Каскарильеры отправились дальше и через несколько минут вышли на маленькую полянку, ярдов в сорок шириной. Гуапо бросил ветви с аями на землю и пошел дальше как ни в чем не бывало.
- Разве ты хочешь их оставить здесь? - с удивлением спросил Леон.
- Нет, - усмехнулся Гуапо. - Не бойтесь, молодой господин: на обратном пути мы найдем их. Если бы я понес их в лес, они могли бы взобраться на дерево, пока мы будем заняты делом. А тогда - прощай. Между тем как теперь им понадобится не менее шести часов, чтобы добраться до леса и спрятаться в его ветвях.
Дон Пабло засмеялся и, прежде чем покинуть лужайку, показал Леону огромные бугры земли, воздвигнутые термитами, или белыми муравьями. Было рано и довольно свежо, термиты еще не выходили из своих жилищ. Осмотрев эти гигантские муравейники, возвышавшиеся подобно солдатским палаткам на опушке леса, наши путешественники снова разошлись и вскоре были возле хинных деревьев.
XXIV. Каскарильеры
Первый удар топором сделал Гуапо. Это было началом работы, которая могла длиться долгие годы, и началом обогащения тех, которые брались за нее.

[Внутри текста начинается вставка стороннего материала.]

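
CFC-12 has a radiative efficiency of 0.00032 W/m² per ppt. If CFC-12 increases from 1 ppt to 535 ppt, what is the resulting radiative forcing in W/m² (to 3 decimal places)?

CFC-12: ΔF = 0.00032 × (535 − 1) = 0.00032 × 534 = 0.1709 W/m².

ΔF = 0.171 W/m²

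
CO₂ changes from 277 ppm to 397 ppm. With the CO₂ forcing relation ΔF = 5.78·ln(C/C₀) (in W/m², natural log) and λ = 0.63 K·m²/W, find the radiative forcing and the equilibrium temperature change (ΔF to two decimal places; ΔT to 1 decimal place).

CO₂: 5.78 × ln(397/277) = 5.78 × ln(1.43321) = 5.78 × 0.35992 = 2.0803 W/m².
ΔT = λ ΔF = 0.63 × 2.08 = 1.3104 K.

ΔF = 2.08 W/m²; ΔT = 1.3 K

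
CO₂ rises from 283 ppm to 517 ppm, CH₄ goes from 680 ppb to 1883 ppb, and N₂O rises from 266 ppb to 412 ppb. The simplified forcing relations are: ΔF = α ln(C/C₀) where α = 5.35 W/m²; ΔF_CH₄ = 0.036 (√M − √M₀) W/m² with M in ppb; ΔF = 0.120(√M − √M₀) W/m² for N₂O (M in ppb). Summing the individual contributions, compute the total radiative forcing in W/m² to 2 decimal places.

ΔF = 4.33 W/m²

CO₂: 5.35 × ln(517/283) = 5.35 × ln(1.82686) = 5.35 × 0.60260 = 3.2239 W/m².
CH₄: 0.036 × (√1883 − √680) = 0.036 × (43.3935 − 26.0768) = 0.036 × 17.3167 = 0.6234 W/m².
N₂O: 0.120 × (√412 − √266) = 0.120 × (20.2978 − 16.3095) = 0.120 × 3.9883 = 0.4786 W/m².
Total ΔF = 3.2239 + 0.6234 + 0.4786 = 4.3259 W/m².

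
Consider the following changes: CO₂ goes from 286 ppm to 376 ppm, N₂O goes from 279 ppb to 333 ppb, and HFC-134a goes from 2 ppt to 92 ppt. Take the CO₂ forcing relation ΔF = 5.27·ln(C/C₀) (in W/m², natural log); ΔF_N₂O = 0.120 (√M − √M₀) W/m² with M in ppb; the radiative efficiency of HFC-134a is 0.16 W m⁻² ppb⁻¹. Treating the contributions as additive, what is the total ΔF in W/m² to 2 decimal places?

ΔF = 1.64 W/m²

CO₂: 5.27 × ln(376/286) = 5.27 × ln(1.31469) = 5.27 × 0.27360 = 1.4419 W/m².
N₂O: 0.120 × (√333 − √279) = 0.120 × (18.2483 − 16.7033) = 0.120 × 1.5450 = 0.1854 W/m².
HFC-134a: Δ = 92 − 2 = 90 ppt = 0.090 ppb; ΔF = 0.16 × 0.090 = 0.0144 W/m².
Total ΔF = 1.4419 + 0.1854 + 0.0144 = 1.6417 W/m².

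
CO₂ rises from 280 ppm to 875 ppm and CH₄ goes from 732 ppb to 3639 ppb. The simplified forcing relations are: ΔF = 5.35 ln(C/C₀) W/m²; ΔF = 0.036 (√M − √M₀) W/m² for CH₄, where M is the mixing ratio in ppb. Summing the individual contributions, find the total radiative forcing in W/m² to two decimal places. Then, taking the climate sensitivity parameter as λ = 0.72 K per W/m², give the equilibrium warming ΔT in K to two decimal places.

CO₂: 5.35 × ln(875/280) = 5.35 × ln(3.12500) = 5.35 × 1.13943 = 6.0960 W/m².
CH₄: 0.036 × (√3639 − √732) = 0.036 × (60.3241 − 27.0555) = 0.036 × 33.2686 = 1.1977 W/m².
Total ΔF = 6.0960 + 1.1977 = 7.2937 W/m².
ΔT = λ ΔF = 0.72 × 7.29 = 5.2488 K.

ΔF = 7.29 W/m²; ΔT = 5.25 K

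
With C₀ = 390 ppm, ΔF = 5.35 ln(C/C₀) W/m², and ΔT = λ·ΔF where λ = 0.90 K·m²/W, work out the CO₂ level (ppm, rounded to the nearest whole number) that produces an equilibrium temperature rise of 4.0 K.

C ≈ 895 ppm

Required forcing: ΔF = ΔT/λ = 4.0/0.90 = 4.4444 W/m².
Then ln(C/390) = ΔF/5.35 = 4.4444/5.35 = 0.83073.
So C = 390 × e^0.83073 = 390 × 2.29499 = 895.05 ppm.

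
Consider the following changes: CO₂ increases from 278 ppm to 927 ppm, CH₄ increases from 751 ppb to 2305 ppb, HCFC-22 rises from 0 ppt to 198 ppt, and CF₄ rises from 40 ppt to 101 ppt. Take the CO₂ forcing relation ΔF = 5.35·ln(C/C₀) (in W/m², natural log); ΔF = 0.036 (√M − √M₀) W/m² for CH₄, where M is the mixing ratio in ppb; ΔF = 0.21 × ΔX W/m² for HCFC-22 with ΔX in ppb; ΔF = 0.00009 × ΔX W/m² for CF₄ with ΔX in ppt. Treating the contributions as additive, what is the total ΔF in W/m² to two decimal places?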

Как только дерево упало, индеец принялся за другое, стараясь рубить возможно ближе к корню, а дон Пабло занялся срубленным. Вооружившись острым ножом, он сделал несколько надрезов вокруг дерева, на некотором расстоянии один от другого, а потом пересек их под прямым углом одним продольным разрезом. То же сделал он и на ветвях. Так он обрабатывал деревья, которые срубал Гуапо. Дня через три или четыре надо было снять кору со ствола и ветвей и разложить на солнце, чтобы она высохла, после чего ее следовало перетащить в сарай, который для этого, собственно, и был построен возле дома.
Работа шла быстро и весело. Донна Исидора, сидя на срубленном дереве, с интересом смотрела, как искусно трудятся муж и индеец. Будущее представлялось улыбающимся, в настоящем тоже не предвиделось ни тревоги, ни особенных затруднений. Леона уселась возле Гуапо, который, быстро действуя своим топором, рассказывал ей занимательные истории.